Though the film departs from the specifics of Lady Windermere’s Fan, the play upon which it is based, it succeeds in showcasing Wilde’s masterful wit through the repartee of the clubby holidaymakers.

 

 

A Good Woman, a bedroom farce based on a play by Oscar Wilde, sparkles with the old money and sophisticated wit that was, in Wilde’s estimation, the birthright of English high society. Scarlett Johansson plays Meg, a young American vacationing with her new British husband, Lord Robert Windermere (Mark Umbers), along with a group of upper crust Englishmen, at the seaside resort of Amalfi. It’s 1930, and Meg’s sweetly puritanical ways stand in contrast to her urbane English companions, who pass their time exchanging bon mots over drinks and luncheons as they amuse themselves with the usual pastimes of the idle: flirtations and gossip. With the arrival of newcomer Mrs. Erlynne (Helen Hunt), the English coterie is soon abuzz with rumors, started by a quidnunc contessa and her Nosy Parker daughter, linking Robert to the new arrival. Mrs. Erlynne has a reputation for making a living by pleasing men while displeasing their wives, and has arrived on the sunny shores of Italy to cast a net for her next benefactor. While Robert begins paying clandestine visits and large sums of money to Mrs. Erlynne, playboy Lord Darlington (Stephen Campbell Moore) seeks to woo the pure-hearted Meg, whose faith in her husband’s fidelity begins to crumble under the weight of the rumors about his behavior.

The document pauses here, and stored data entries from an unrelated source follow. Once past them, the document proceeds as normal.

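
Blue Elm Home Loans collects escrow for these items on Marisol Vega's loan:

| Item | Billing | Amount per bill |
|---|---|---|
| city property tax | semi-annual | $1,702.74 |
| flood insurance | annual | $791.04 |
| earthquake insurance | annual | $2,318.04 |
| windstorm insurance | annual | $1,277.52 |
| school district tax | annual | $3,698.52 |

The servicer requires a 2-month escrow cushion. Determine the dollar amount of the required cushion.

City property tax: $1,702.74 × 2 = $3,405.48
Flood insurance: $791.04
Earthquake insurance: $2,318.04
Windstorm insurance: $1,277.52
School district tax: $3,698.52
Total annual escrow = $3,405.48 + $791.04 + $2,318.04 + $1,277.52 + $3,698.52 = $11,490.60
Monthly = $11,490.60 ÷ 12 = $957.55
Cushion = 2 × $957.55 = $1,915.10

$1,915.10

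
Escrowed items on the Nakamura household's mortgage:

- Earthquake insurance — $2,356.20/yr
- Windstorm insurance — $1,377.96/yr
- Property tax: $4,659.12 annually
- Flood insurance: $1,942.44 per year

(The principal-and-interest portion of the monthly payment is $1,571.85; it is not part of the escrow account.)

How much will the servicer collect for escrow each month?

$861.31

Earthquake insurance: $2,356.20 per year
Windstorm insurance: $1,377.96 per year
Property tax: $4,659.12 per year
Flood insurance: $1,942.44 per year
Combined annual = $2,356.20 + $1,377.96 + $4,659.12 + $1,942.44 = $10,335.72
Monthly = $10,335.72 ÷ 12 = $861.31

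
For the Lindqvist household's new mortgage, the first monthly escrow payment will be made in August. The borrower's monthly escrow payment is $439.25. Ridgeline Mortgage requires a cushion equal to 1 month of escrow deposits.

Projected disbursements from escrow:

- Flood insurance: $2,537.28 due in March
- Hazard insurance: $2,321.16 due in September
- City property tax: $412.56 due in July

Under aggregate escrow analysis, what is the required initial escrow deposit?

Cushion = 1 × $439.25 = $439.25
Trial balance (start $0, +$439.25 each month, − disbursements):
  Aug: +$439.25 → $439.25
  Sep: +$439.25 − $2,321.16 → -$1,442.66
  Oct: +$439.25 → -$1,003.41
  Nov: +$439.25 → -$564.16
  Dec: +$439.25 → -$124.91
  Jan: +$439.25 → $314.34
  Feb: +$439.25 → $753.59
  Mar: +$439.25 − $2,537.28 → -$1,344.44
  Apr: +$439.25 → -$905.19
  May: +$439.25 → -$465.94
  Jun: +$439.25 → -$26.69
  Jul: +$439.25 − $412.56 → $0.00
Lowest trial balance = -$1,442.66 (Sep)
Initial deposit = cushion − low point = $439.25 − (-$1,442.66) = $1,881.91

$1,881.91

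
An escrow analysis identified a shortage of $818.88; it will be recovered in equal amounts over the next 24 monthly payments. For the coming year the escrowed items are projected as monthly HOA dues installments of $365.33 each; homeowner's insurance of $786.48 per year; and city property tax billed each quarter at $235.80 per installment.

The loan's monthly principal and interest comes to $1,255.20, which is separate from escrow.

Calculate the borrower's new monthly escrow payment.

HOA dues: $365.33 × 12 = $4,383.96
Homeowner's insurance: $786.48
City property tax: $235.80 × 4 = $943.20
Total annual escrow = $4,383.96 + $786.48 + $943.20 = $6,113.64
Per month = $6,113.64 ÷ 12 = $509.47
Shortage spread = $818.88 / 24 = $34.12/mo
Adjusted monthly = $509.47 + $34.12 = $543.59

$543.59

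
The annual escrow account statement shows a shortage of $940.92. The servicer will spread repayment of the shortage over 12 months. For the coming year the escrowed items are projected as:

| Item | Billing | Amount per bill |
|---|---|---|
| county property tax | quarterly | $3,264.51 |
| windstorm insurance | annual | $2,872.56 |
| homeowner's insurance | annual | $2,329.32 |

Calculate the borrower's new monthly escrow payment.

$1,600.07

County property tax = $3,264.51 × 4 = $13,058.04 annually
Windstorm insurance = $2,872.56 annually
Homeowner's insurance = $2,329.32 annually
Total per year = $13,058.04 + $2,872.56 + $2,329.32 = $18,259.92
Base monthly escrow = $18,259.92 / 12 = $1,521.66
Monthly shortage recovery: $940.92 ÷ 12 = $78.41
Adjusted monthly = $1,521.66 + $78.41 = $1,600.07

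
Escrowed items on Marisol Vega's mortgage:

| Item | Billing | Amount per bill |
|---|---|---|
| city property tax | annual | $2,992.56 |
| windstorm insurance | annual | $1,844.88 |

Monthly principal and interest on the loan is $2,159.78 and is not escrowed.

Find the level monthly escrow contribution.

$403.12

City property tax: $2,992.56/yr
Windstorm insurance: $1,844.88/yr
Total annual escrow = $2,992.56 + $1,844.88 = $4,837.44
Monthly escrow = $4,837.44 / 12 = $403.12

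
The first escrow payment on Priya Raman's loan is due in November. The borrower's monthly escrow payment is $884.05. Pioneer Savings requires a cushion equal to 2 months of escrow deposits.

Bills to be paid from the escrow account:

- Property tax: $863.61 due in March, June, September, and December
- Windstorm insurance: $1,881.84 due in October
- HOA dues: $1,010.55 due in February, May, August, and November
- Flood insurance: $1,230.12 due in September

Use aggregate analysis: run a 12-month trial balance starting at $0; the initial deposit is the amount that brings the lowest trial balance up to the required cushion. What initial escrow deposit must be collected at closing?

$1,894.60

Cushion = 2 × $884.05 = $1,768.10
Trial balance (start $0, +$884.05 each month, − disbursements):
  Nov: +$884.05 − $1,010.55 → -$126.50
  Dec: +$884.05 − $863.61 → -$106.06
  Jan: +$884.05 → $777.99
  Feb: +$884.05 − $1,010.55 → $651.49
  Mar: +$884.05 − $863.61 → $671.93
  Apr: +$884.05 → $1,555.98
  May: +$884.05 − $1,010.55 → $1,429.48
  Jun: +$884.05 − $863.61 → $1,449.92
  Jul: +$884.05 → $2,333.97
  Aug: +$884.05 − $1,010.55 → $2,207.47
  Sep: +$884.05 − $2,093.73 → $997.79
  Oct: +$884.05 − $1,881.84 → $0.00
Lowest trial balance = -$126.50 (Nov)
Initial deposit = cushion − low point = $1,768.10 − (-$126.50) = $1,894.60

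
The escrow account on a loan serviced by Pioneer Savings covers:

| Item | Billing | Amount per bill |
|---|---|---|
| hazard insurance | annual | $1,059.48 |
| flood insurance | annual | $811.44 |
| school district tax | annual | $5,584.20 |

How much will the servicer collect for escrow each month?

Hazard insurance = $1,059.48
Flood insurance = $811.44
School district tax = $5,584.20
Annual escrow total = $7,455.12
Monthly = $7,455.12 ÷ 12 = $621.26

$621.26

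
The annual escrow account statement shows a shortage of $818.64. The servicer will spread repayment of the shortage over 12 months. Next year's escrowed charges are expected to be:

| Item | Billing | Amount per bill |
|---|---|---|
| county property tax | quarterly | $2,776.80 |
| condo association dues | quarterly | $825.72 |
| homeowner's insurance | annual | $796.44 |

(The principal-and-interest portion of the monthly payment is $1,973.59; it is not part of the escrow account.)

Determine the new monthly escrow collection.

County property tax = $2,776.80 × 4 = $11,107.20 per year
Condo association dues = $825.72 × 4 = $3,302.88 per year
Homeowner's insurance = $796.44 per year
Combined annual = $15,206.52
Monthly = $15,206.52 ÷ 12 = $1,267.21
Shortage spread = $818.64 / 12 = $68.22/mo
Adjusted monthly = $1,267.21 + $68.22 = $1,335.43

$1,335.43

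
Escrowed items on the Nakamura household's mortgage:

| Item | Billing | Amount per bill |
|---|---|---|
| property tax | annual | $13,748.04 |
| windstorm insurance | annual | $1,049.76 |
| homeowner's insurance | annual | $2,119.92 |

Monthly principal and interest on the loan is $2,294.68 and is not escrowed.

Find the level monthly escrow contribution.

$1,409.81

Property tax = $13,748.04 per year
Windstorm insurance = $1,049.76 per year
Homeowner's insurance = $2,119.92 per year
Total annual escrow = $16,917.72
Monthly = $16,917.72 ÷ 12 = $1,409.81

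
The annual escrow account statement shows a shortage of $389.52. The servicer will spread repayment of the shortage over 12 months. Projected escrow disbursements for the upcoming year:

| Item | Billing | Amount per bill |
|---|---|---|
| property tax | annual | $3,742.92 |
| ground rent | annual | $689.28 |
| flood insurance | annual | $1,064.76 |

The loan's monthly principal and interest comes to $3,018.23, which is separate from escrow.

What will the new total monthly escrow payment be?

$490.54

Property tax — $3,742.92 per year
Ground rent — $689.28 per year
Flood insurance — $1,064.76 per year
Total annual escrow = $5,496.96
Base monthly escrow = $5,496.96 ÷ 12 = $458.08
Shortage spread = $389.52 ÷ 12 = $32.46/mo
New monthly escrow = $458.08 + $32.46 = $490.54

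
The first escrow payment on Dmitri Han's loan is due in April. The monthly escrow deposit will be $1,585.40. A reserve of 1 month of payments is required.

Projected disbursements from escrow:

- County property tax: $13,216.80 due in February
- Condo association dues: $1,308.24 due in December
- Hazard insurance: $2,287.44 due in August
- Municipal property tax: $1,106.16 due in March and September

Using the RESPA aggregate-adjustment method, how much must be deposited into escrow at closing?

$2,064.64

Cushion = 1 × $1,585.40 = $1,585.40
Trial balance (start $0, +$1,585.40 each month, − disbursements):
  Apr: +$1,585.40 → $1,585.40
  May: +$1,585.40 → $3,170.80
  Jun: +$1,585.40 → $4,756.20
  Jul: +$1,585.40 → $6,341.60
  Aug: +$1,585.40 − $2,287.44 → $5,639.56
  Sep: +$1,585.40 − $1,106.16 → $6,118.80
  Oct: +$1,585.40 → $7,704.20
  Nov: +$1,585.40 → $9,289.60
  Dec: +$1,585.40 − $1,308.24 → $9,566.76
  Jan: +$1,585.40 → $11,152.16
  Feb: +$1,585.40 − $13,216.80 → -$479.24
  Mar: +$1,585.40 − $1,106.16 → $0.00
Lowest trial balance = -$479.24 (Feb)
Initial deposit = cushion − low point = $1,585.40 − (-$479.24) = $2,064.64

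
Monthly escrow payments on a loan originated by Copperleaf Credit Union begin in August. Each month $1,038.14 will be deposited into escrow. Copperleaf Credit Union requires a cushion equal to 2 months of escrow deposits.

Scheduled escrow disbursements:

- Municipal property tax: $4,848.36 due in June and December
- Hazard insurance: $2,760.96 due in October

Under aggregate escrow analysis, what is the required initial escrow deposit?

$4,494.90

Cushion = 2 × $1,038.14 = $2,076.28
Trial balance (start $0, +$1,038.14 each month, − disbursements):
  Aug: +$1,038.14 → $1,038.14
  Sep: +$1,038.14 → $2,076.28
  Oct: +$1,038.14 − $2,760.96 → $353.46
  Nov: +$1,038.14 → $1,391.60
  Dec: +$1,038.14 − $4,848.36 → -$2,418.62
  Jan: +$1,038.14 → -$1,380.48
  Feb: +$1,038.14 → -$342.34
  Mar: +$1,038.14 → $695.80
  Apr: +$1,038.14 → $1,733.94
  May: +$1,038.14 → $2,772.08
  Jun: +$1,038.14 − $4,848.36 → -$1,038.14
  Jul: +$1,038.14 → $0.00
Lowest trial balance = -$2,418.62 (Dec)
Initial deposit = cushion − low point = $2,076.28 − (-$2,418.62) = $4,494.90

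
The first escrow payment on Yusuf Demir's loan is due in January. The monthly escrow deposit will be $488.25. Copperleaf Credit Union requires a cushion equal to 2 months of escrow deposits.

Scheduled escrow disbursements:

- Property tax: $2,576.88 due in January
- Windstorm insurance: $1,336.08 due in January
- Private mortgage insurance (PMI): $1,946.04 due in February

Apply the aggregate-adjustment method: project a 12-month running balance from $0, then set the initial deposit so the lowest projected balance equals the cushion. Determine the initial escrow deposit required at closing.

Cushion = 2 × $488.25 = $976.50
Trial balance (start $0, +$488.25 each month, − disbursements):
  Jan: +$488.25 − $3,912.96 → -$3,424.71
  Feb: +$488.25 − $1,946.04 → -$4,882.50
  Mar: +$488.25 → -$4,394.25
  Apr: +$488.25 → -$3,906.00
  May: +$488.25 → -$3,417.75
  Jun: +$488.25 → -$2,929.50
  Jul: +$488.25 → -$2,441.25
  Aug: +$488.25 → -$1,953.00
  Sep: +$488.25 → -$1,464.75
  Oct: +$488.25 → -$976.50
  Nov: +$488.25 → -$488.25
  Dec: +$488.25 → $0.00
Lowest trial balance = -$4,882.50 (Feb)
Initial deposit = cushion − low point = $976.50 − (-$4,882.50) = $5,859.00

$5,859.00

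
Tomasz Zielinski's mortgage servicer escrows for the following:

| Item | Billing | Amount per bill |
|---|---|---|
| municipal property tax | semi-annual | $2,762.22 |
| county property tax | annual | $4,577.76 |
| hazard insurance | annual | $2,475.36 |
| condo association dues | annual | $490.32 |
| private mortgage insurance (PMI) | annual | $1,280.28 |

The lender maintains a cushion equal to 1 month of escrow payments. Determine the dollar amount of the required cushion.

Municipal property tax — $2,762.22 × 2 = $5,524.44 annually
County property tax — $4,577.76 annually
Hazard insurance — $2,475.36 annually
Condo association dues — $490.32 annually
Private mortgage insurance (PMI) — $1,280.28 annually
Yearly total = $14,348.16
Monthly = $14,348.16 ÷ 12 = $1,195.68
Required cushion = 1 × $1,195.68 = $1,195.68

$1,195.68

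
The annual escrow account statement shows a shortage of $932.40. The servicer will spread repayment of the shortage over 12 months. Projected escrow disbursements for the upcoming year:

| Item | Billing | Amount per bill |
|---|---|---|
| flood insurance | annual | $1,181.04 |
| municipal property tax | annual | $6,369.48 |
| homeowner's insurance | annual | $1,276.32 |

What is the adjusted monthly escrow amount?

Flood insurance — $1,181.04
Municipal property tax — $6,369.48
Homeowner's insurance — $1,276.32
Total per year = $1,181.04 + $6,369.48 + $1,276.32 = $8,826.84
Monthly = $8,826.84 / 12 = $735.57
Shortage spread = $932.40 / 12 = $77.70/mo
Adjusted monthly = $735.57 + $77.70 = $813.27

$813.27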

Though the film departs from the specifics of Lady Windermere’s Fan, the play upon which it is based, it succeeds in showcasing Wilde’s masterful wit through the repartee of the clubby holidaymakers. But while it has a certain refined charm, the movie never manages to overcome its one fatal flaw: bad casting. Johansson tries to tone down the latent sexuality that has made her, along with her trademark pouty lips, Hollywood’s new darling, but the result is a cardboard performance from someone with proven talent. The more egregious error, though, is choosing Hunt for the role of femme fatale. Hunt, who has been curiously absent from the big screen for the past several years, has made a long career playing sweet, down-to-earth characters. One can easily picture her as a best friend, a next-door neighbor, a soul mate, or a sister-in-law—not, however, a cold-hearted international courtesan. Hunt, apparently, just can’t help playing the part with her usual kindly demeanor—along with the 1990s practice of displaying an open-minded earnestness by inflecting the end? of each? phrase? While this sincerity plays well for most of her previous parts, it leaves the audience wondering, in the end, how such a nice person could be the cause of such a scandal.